Mit den Kräften am Ende
Das geht ungefähr eine Stunde so, der Waller zieht jetzt kreuz und quer durch das Buhnenfeld und versucht zum wiederholten Mal, in den Strom hinaus zu schwimmen. Mario hält voll dagegen, und holt das Letzte aus sich und dem Gerät heraus. Gott sei Dank: Rute und Montage halten trotz gewaltiger Zugkräfte.
Nach weiteren 20 Minuten kämpft der Waller im Uferbereich. Er ist nun auch am Ende seiner Kräfte. Beim ersten Versuch, ihn mit dem Wallergriff aus dem Wasser zu ziehen, schaudert Mario angesichts der Ausmaße: Der Unterkiefer ist zu groß. Zitternd vor Aufregung und Anstrengung versucht er, den Fisch mit beiden Händen weiter an Land zu ziehen, doch ganz bringt er ihn nicht heraus. Zwei Angelfreunde werden mit dem Handy zu Hilfe gerufen und sind kurze Zeit später vor Ort. Der Morgen graut bereits.
Der Fisch wird mit Hilfe der Freunde im fahlen Morgenlicht gemessen, gewogen und fotografiert. Der Zeiger der Waymaster-Waage bleibt bei satten 85 Kilogramm stehen, der Räuber mit unglaubliche 2,37 Meter in der Länge – deutscher Rekord und ein historischer Augenblick.

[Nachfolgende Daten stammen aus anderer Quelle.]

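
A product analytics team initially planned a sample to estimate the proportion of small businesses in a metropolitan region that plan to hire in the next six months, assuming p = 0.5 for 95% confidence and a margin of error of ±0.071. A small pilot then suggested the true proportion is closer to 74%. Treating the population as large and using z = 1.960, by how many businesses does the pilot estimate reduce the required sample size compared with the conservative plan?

Conservative (p = 0.5): n = 1.960² × 0.25 / 0.071² ≈ 190.52 → 191.
Using p = 0.74: p(1−p) = 0.1924, so n = 1.960² × 0.1924 / 0.071² ≈ 146.62 → 147.
Reduction: 191 − 147 = 44.

44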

Fakten zum Jahrhundertfang
Waller-Kalle, unser Experte vor Ort, interviewte Mario Caruso.
W.-K.: Mario, mit welcher Montage und welchem Gerät konntest Du den Riesenwaller überlisten?

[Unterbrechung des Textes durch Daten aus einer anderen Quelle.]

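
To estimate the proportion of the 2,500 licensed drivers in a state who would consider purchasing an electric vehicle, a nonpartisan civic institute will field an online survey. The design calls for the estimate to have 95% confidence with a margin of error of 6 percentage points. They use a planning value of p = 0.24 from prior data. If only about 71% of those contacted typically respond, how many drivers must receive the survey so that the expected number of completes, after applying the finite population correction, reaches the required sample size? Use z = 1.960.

Completed interviews needed (unadjusted): n₀ = 1.960² × 0.1824 / 0.060² ≈ 194.64 → 195.
FPC for N = 2,500: n = 195 / (1 + 194/2500) = 195 / 1.0776 ≈ 180.96 → 181.
At a 71% response rate, contacts needed = 181 / 0.71 ≈ 254.93 → 255.

255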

Mario: In letzter Zeit bin ich sehr erfolgreich mit Aalstücken an einer einfachen Posenmontage. Ich fische eine Mitchell Giant Fish mit einer Länge von 3,10 Metern und eine 80er Orca Stationärrolle. Als Hauptschnur benutzte ich eine 0,50 Millimeter grüne Fireline.
W.-K.: Was mich persönlich sehr interessiert, hatte der Rekordwaller spezielle Merkmale?
Mario: Eine Bartel ist gegabelt, die rechte Brustflosse verkrüppelt. Daran kann man den Fisch jederzeit wiedererkennen.
W.-K.: Glaubst Du, dass es noch schwerere Fische im Rhein gibt?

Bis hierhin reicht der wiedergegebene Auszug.